While this year has been generally rough so far, not all biotech companies have been lousy performers. Some drug stocks have actually done quite well. A few of the notable standouts have been Biogen IDEC (Nasdaq: BIIB), Connetics (Nasdaq: CNCT), ImClone Systems (Nasdaq: IMCL), and Sepracor (Nasdaq: SEPR). All of these companies have seen gains in stock price in excess of 35%, with Sepracor coming in a big winner at a gain of 87% so far this year.

What has happened?

The way I look at small drug companies (those without meaningful revenues or profits), there are two significant assets of value. The first is the net cash on the balance sheet, and the second is the net present value (NPV) of drugs in development.

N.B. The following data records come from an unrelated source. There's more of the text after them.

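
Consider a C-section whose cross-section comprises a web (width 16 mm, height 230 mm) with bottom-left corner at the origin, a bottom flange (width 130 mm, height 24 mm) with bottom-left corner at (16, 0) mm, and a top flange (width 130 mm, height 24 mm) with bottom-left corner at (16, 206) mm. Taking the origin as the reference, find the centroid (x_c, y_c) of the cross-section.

web: A = 16 × 230 = 3680.00, centroid at (8.00, 115.00).
bottom flange: A = 130 × 24 = 3120.00, centroid at (81.00, 12.00).
top flange: A = 130 × 24 = 3120.00, centroid at (81.00, 218.00).
ΣA = 9920.00 mm², ΣAx_c = 534880.00 mm³, ΣAy_c = 1140800.00 mm³.
x_c = 534880.00/9920.00 = 53.92 mm; y_c = 1140800.00/9920.00 = 115.00 mm.

x_c = 53.92 mm, y_c = 115.00 mm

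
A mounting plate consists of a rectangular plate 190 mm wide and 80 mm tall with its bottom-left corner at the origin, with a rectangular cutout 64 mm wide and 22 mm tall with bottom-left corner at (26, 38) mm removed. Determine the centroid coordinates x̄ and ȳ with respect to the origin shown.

plate: A = 190 × 80 = 15200.00, centroid at (95.00, 40.00).
hole: A = −(64 × 22) = -1408.00, centroid at (58.00, 49.00).
ΣA = 13792.00 mm², ΣAx̄ = 1362336.00 mm³, ΣAȳ = 539008.00 mm³.
x̄ = 1362336.00/13792.00 = 98.78 mm; ȳ = 539008.00/13792.00 = 39.08 mm.

x̄ = 98.78 mm, ȳ = 39.08 mm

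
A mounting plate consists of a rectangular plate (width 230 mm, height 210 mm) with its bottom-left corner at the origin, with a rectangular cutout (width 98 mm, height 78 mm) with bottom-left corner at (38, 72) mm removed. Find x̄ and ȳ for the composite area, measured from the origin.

plate: A = 230 × 210 = 48300.00, centroid at (115.00, 105.00).
hole: A = −(98 × 78) = -7644.00, centroid at (87.00, 111.00).
ΣA = 40656.00 mm², ΣAx̄ = 4889472.00 mm³, ΣAȳ = 4223016.00 mm³.
x̄ = 4889472.00/40656.00 = 120.26 mm; ȳ = 4223016.00/40656.00 = 103.87 mm.

x̄ = 120.26 mm, ȳ = 103.87 mm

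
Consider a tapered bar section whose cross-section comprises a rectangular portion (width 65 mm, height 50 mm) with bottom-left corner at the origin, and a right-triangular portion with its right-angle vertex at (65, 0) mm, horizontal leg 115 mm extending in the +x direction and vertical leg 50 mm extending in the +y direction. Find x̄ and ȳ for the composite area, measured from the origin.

rectangular portion: A = 65 × 50 = 3250.00, centroid at (32.50, 25.00).
triangular portion: A = ½·115·50 = 2875.00, centroid at (103.33, 16.67).
ΣA = 6125.00 mm²
ΣAx̄ = (3250.00)(32.50) + (2875.00)(103.33) = 402708.33 mm³
ΣAȳ = (3250.00)(25.00) + (2875.00)(16.67) = 129166.67 mm³
x̄ = 402708.33 / 6125.00 = 65.75 mm
ȳ = 129166.67 / 6125.00 = 21.09 mm

x̄ = 65.75 mm, ȳ = 21.09 mm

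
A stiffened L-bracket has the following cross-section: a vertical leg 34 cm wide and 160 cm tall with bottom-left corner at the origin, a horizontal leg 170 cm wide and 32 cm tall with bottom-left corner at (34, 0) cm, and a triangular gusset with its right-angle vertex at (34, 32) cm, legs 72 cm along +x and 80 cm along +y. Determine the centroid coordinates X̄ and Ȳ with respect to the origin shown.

X̄ = 65.91 cm, Ȳ = 50.23 cm

Part | A | x̄ᵢ | ȳᵢ | A·x̄ᵢ | A·ȳᵢ
vertical leg | 5440.00 | 17.00 | 80.00 | 92480.00 | 435200.00
horizontal leg | 5440.00 | 119.00 | 16.00 | 647360.00 | 87040.00
gusset | 2880.00 | 58.00 | 58.67 | 167040.00 | 168960.00
Σ | 13760.00 |  |  | 906880.00 | 691200.00
X̄ = 906880.00 / 13760.00 = 65.91 cm
Ȳ = 691200.00 / 13760.00 = 50.23 cm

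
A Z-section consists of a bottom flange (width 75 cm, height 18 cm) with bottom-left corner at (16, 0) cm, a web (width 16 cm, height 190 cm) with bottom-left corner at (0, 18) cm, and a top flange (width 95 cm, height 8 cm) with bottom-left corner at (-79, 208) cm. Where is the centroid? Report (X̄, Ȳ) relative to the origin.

X̄ = 14.10 cm, Ȳ = 100.35 cm

Part | A | x̄ᵢ | ȳᵢ | A·x̄ᵢ | A·ȳᵢ
bottom flange | 1350.00 | 53.50 | 9.00 | 72225.00 | 12150.00
web | 3040.00 | 8.00 | 113.00 | 24320.00 | 343520.00
top flange | 760.00 | -31.50 | 212.00 | -23940.00 | 161120.00
Σ | 5150.00 |  |  | 72605.00 | 516790.00
X̄ = 72605.00 / 5150.00 = 14.10 cm
Ȳ = 516790.00 / 5150.00 = 100.35 cm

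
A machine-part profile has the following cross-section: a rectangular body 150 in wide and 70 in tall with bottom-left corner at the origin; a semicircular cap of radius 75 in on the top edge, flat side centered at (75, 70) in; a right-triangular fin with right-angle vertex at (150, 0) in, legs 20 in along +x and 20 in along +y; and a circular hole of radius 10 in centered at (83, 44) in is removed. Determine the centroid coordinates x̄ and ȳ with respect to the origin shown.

x̄ = 75.72 in, ȳ = 65.28 in

rectangular body: A = 150 × 70 = 10500.00, centroid at (75.00, 35.00).
semicircular top: A = ½π·75² = 8835.73, centroid at (75.00, 101.83).
triangular fin: A = ½·20·20 = 200.00, centroid at (156.67, 6.67).
hole: A = −π·10² = -314.16, centroid at (83.00, 44.00).
ΣA = 19221.57 in²
ΣAx̄ = (10500.00)(75.00) + (8835.73)(75.00) + (200.00)(156.67) + (-314.16)(83.00) = 1455437.81 in³
ΣAȳ = (10500.00)(35.00) + (8835.73)(101.83) + (200.00)(6.67) + (-314.16)(44.00) = 1254761.38 in³
x̄ = 1455437.81 / 19221.57 = 75.72 in
ȳ = 1254761.38 / 19221.57 = 65.28 in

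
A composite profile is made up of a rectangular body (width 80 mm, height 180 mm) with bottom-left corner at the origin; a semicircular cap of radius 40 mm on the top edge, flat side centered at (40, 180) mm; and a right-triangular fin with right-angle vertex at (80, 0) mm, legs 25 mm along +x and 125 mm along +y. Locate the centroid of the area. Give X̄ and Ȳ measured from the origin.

Part | A | x̄ᵢ | ȳᵢ | A·x̄ᵢ | A·ȳᵢ
rectangular body | 14400.00 | 40.00 | 90.00 | 576000.00 | 1296000.00
semicircular top | 2513.27 | 40.00 | 196.98 | 100530.96 | 495056.01
triangular fin | 1562.50 | 88.33 | 41.67 | 138020.83 | 65104.17
Σ | 18475.77 |  |  | 814551.80 | 1856160.18
X̄ = 814551.80 / 18475.77 = 44.09 mm
Ȳ = 1856160.18 / 18475.77 = 100.46 mm

X̄ = 44.09 mm, Ȳ = 100.46 mm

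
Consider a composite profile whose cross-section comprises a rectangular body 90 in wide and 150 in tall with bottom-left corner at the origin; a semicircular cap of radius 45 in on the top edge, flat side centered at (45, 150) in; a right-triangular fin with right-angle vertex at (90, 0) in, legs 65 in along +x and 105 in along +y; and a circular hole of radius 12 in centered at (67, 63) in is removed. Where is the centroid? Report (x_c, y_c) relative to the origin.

Part | A | x̄ᵢ | ȳᵢ | A·x̄ᵢ | A·ȳᵢ
rectangular body | 13500.00 | 45.00 | 75.00 | 607500.00 | 1012500.00
semicircular top | 3180.86 | 45.00 | 169.10 | 143138.82 | 537879.38
triangular fin | 3412.50 | 111.67 | 35.00 | 381062.50 | 119437.50
hole | -452.39 | 67.00 | 63.00 | -30310.09 | -28500.53
Σ | 19640.97 |  |  | 1101391.23 | 1641316.36
x_c = 1101391.23 / 19640.97 = 56.08 in
y_c = 1641316.36 / 19640.97 = 83.57 in

x_c = 56.08 in, y_c = 83.57 in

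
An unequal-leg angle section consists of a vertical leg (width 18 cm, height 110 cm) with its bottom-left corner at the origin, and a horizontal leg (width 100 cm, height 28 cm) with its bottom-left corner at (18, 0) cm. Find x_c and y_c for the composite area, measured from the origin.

x_c = 43.56 cm, y_c = 30.98 cm

vertical leg: A = 18 × 110 = 1980.00, centroid at (9.00, 55.00).
horizontal leg: A = 100 × 28 = 2800.00, centroid at (68.00, 14.00).
ΣA = 4780.00 cm², ΣAx_c = 208220.00 cm³, ΣAy_c = 148100.00 cm³.
x_c = 208220.00/4780.00 = 43.56 cm; y_c = 148100.00/4780.00 = 30.98 cm.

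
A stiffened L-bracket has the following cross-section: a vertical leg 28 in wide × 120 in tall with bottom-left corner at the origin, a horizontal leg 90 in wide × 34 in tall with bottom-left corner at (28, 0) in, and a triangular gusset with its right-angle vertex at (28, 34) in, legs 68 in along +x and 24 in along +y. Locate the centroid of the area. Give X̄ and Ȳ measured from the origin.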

In general, cash balances for these companies decline slowly over the course of the year. Gradual changes in the balance sheet do not explain the wild swings in the prices of these stocks. Instead, the volatility comes from changes in sentiment toward the pipeline drugs. In periods of optimism, the market looks far into the future, and even early stage pipeline drugs are valued richly. On the other hand, during periods of negative sentiment, early stage drugs have minimal value, and often even drugs that are fairly close to launch may not have much value.

I think the wild swing we have experienced this year has been a transition from generously valuing companies on future prospects to a conservative valuation on what they are worth right now. When this happens, small biotechs are valued primarily on the cash on the balance sheet, with less emphasis on the NPV of the drug pipelines. When this happens, the companies that do not have near-term products are going to suffer the most, while the ones with drugs very near to the market, or already launched, will hold up a bit better.

This phenomena can be rationally explained. The NPV of a drug pipeline can be increased or decreased by how far out in the future you look and by adjusting the discount rate. For example, during periods of negative sentiment, earnings are not projected very far out in the future, and they may be discounted at a higher rate. Thus the NPV will be lower than in more optimistic times.